Seebold was later found unconscious lying on Troxelville Road, about two miles away, by Sprenkel and two other partygoers, Chris Aucker, 38, and his now-wife, Sheila Liddington Aucker.
He was found dead the next day in Sprenkel’s vehicle, where they left him, allegedly believing he was passed out.
Reich, Sprenkel and Aucker were each charged with homicide last March after the grand jury hearings in which several other witnesses provided similar testimony about an alleged fight. All three are scheduled to be tried together in April.
On Friday, Reich withdrew a motion to dismiss the charges against him due to the passage of time between Seebold’s death and the charges being filed.

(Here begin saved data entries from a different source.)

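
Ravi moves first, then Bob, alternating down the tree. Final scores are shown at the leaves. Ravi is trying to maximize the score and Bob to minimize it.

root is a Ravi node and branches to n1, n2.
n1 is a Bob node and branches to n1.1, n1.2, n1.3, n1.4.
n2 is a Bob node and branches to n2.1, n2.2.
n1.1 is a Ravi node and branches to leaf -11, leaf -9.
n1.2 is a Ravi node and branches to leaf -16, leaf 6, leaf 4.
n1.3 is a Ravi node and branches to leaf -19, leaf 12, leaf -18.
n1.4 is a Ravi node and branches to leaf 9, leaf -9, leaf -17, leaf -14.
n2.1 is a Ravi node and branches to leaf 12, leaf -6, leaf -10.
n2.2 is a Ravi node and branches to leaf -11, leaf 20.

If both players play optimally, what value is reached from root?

n1.1 (Ravi): max(-11, -9) = -9
n1.2 (Ravi): max(-16, 6, 4) = 6
n1.3 (Ravi): max(-19, 12, -18) = 12
n1.4 (Ravi): max(9, -9, -17, -14) = 9
n1 (Bob): min(-9, 6, 12, 9) = -9
n2.1 (Ravi): max(12, -6, -10) = 12
n2.2 (Ravi): max(-11, 20) = 20
n2 (Bob): min(12, 20) = 12
root (Ravi): max(-9, 12) = 12

12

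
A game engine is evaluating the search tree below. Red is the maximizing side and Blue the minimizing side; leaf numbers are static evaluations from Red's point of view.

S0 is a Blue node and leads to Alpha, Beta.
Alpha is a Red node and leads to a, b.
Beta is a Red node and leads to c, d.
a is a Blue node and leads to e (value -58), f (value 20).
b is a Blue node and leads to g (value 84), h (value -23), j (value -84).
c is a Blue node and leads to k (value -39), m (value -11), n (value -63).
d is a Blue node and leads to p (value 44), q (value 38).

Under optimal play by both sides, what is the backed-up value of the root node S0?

-58

a (Blue): min(-58, 20) = -58
b (Blue): min(84, -23, -84) = -84
Alpha (Red): max(-58, -84) = -58
c (Blue): min(-39, -11, -63) = -63
d (Blue): min(44, 38) = 38
Beta (Red): max(-63, 38) = 38
S0 (Blue): min(-58, 38) = -58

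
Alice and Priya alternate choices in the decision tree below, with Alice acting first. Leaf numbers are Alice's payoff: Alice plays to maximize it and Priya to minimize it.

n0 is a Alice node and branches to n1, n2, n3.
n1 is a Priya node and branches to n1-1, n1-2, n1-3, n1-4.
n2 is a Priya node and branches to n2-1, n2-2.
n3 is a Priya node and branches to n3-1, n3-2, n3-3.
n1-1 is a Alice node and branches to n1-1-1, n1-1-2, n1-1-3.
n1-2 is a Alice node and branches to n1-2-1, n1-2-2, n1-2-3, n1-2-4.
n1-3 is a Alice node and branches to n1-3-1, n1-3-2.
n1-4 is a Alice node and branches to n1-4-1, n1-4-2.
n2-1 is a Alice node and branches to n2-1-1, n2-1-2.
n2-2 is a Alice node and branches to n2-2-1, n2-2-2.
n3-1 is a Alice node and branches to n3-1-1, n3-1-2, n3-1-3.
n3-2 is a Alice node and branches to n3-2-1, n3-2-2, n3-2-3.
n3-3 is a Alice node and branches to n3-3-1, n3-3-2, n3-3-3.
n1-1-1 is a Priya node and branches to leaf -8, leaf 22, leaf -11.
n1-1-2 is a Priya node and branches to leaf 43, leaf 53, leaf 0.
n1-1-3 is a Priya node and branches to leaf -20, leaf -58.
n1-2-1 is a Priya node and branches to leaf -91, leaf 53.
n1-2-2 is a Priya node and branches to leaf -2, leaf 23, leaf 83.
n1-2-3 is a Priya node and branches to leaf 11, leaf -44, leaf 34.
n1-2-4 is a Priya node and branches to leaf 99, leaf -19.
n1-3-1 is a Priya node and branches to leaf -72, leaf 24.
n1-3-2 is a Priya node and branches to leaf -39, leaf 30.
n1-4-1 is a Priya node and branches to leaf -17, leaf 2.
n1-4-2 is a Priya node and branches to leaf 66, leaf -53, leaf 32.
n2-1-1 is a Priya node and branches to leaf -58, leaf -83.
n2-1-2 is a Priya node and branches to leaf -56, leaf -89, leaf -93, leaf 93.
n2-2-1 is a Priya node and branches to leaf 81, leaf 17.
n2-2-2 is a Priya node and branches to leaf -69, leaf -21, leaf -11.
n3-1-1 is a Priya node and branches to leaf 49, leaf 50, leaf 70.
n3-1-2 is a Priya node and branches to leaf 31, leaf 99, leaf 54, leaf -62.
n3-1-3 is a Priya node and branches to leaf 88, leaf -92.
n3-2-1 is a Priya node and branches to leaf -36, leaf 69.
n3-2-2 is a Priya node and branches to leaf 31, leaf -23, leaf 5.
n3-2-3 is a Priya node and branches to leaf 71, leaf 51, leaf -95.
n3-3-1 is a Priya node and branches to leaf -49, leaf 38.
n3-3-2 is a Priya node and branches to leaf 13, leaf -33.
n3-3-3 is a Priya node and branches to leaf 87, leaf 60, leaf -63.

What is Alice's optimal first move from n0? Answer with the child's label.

n1-1-1 (Priya): min(-8, 22, -11) = -11
n1-1-2 (Priya): min(43, 53, 0) = 0
n1-1-3 (Priya): min(-20, -58) = -58
n1-1 (Alice): max(-11, 0, -58) = 0
n1-2-1 (Priya): min(-91, 53) = -91
n1-2-2 (Priya): min(-2, 23, 83) = -2
n1-2-3 (Priya): min(11, -44, 34) = -44
n1-2-4 (Priya): min(99, -19) = -19
n1-2 (Alice): max(-91, -2, -44, -19) = -2
n1-3-1 (Priya): min(-72, 24) = -72
n1-3-2 (Priya): min(-39, 30) = -39
n1-3 (Alice): max(-72, -39) = -39
n1-4-1 (Priya): min(-17, 2) = -17
n1-4-2 (Priya): min(66, -53, 32) = -53
n1-4 (Alice): max(-17, -53) = -17
n1 (Priya): min(0, -2, -39, -17) = -39
n2-1-1 (Priya): min(-58, -83) = -83
n2-1-2 (Priya): min(-56, -89, -93, 93) = -93
n2-1 (Alice): max(-83, -93) = -83
n2-2-1 (Priya): min(81, 17) = 17
n2-2-2 (Priya): min(-69, -21, -11) = -69
n2-2 (Alice): max(17, -69) = 17
n2 (Priya): min(-83, 17) = -83
n3-1-1 (Priya): min(49, 50, 70) = 49
n3-1-2 (Priya): min(31, 99, 54, -62) = -62
n3-1-3 (Priya): min(88, -92) = -92
n3-1 (Alice): max(49, -62, -92) = 49
n3-2-1 (Priya): min(-36, 69) = -36
n3-2-2 (Priya): min(31, -23, 5) = -23
n3-2-3 (Priya): min(71, 51, -95) = -95
n3-2 (Alice): max(-36, -23, -95) = -23
n3-3-1 (Priya): min(-49, 38) = -49
n3-3-2 (Priya): min(13, -33) = -33
n3-3-3 (Priya): min(87, 60, -63) = -63
n3-3 (Alice): max(-49, -33, -63) = -33
n3 (Priya): min(49, -23, -33) = -33
n0 (Alice): max(-39, -83, -33) = -33
Alice at n0 wants the highest of {n1=-39, n2=-83, n3=-33}, so chooses n3.

n3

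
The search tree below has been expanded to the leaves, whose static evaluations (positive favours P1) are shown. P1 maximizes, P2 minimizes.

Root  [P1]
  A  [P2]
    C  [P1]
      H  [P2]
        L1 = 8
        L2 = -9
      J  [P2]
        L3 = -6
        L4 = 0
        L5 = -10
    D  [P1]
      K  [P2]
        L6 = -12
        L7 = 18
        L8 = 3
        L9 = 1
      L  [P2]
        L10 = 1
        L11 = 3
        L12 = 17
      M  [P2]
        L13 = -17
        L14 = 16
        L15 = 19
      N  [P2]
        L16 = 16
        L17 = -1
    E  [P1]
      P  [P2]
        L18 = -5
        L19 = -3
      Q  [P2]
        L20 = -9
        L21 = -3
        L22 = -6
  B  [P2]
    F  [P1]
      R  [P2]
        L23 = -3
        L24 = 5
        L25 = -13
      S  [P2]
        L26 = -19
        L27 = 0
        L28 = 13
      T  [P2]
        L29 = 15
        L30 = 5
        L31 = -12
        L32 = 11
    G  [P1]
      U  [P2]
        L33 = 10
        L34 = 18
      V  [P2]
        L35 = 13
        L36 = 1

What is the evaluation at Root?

H (P2): min(8, -9) = -9
J (P2): min(-6, 0, -10) = -10
C (P1): max(-9, -10) = -9
K (P2): min(-12, 18, 3, 1) = -12
L (P2): min(1, 3, 17) = 1
M (P2): min(-17, 16, 19) = -17
N (P2): min(16, -1) = -1
D (P1): max(-12, 1, -17, -1) = 1
P (P2): min(-5, -3) = -5
Q (P2): min(-9, -3, -6) = -9
E (P1): max(-5, -9) = -5
A (P2): min(-9, 1, -5) = -9
R (P2): min(-3, 5, -13) = -13
S (P2): min(-19, 0, 13) = -19
T (P2): min(15, 5, -12, 11) = -12
F (P1): max(-13, -19, -12) = -12
U (P2): min(10, 18) = 10
V (P2): min(13, 1) = 1
G (P1): max(10, 1) = 10
B (P2): min(-12, 10) = -12
Root (P1): max(-9, -12) = -9

-9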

Liddington Aucker and Thomas were each charged with perjury for allegedly lying to the grand jury about the events surrounding Seebold’s fatal beating.
During Long’s testimony Monday afternoon, Senior Judge Louise O. Knight stepped off the bench and sat in the jury box to get a better view of the witness.
Long now says she never saw Seebold being beaten or carried into a pickup truck nor heard Thomas angrily order his removal from her property.
She said police gave her those details and then an officer threatened her — in the presence of Piecuch and another law enforcement officer — to tell them to the grand jury just moments before she went before the panel.
“I kept telling you guys I didn’t know anything and one of the officers got mad and threw a book down,” Long said.
When Piecuch pressed her about whether she filed a complaint or reported being threatened by law enforcement to commit perjury, Long angrily responded, “Who was I supposed to tell?”
Later, she cried and dabbed her eyes with a tissue as she exclaimed that she didn’t know what to do.
Long’s appearance in court Monday was for a pretrial hearing on the perjury charge against Thomas.
At the end of Long’s testimony, Thomas’ attorney, William Tully, of Harrisburg, agreed the court had no basis to dismiss the perjury charge and said Long’s credibility should be weighed by the jury.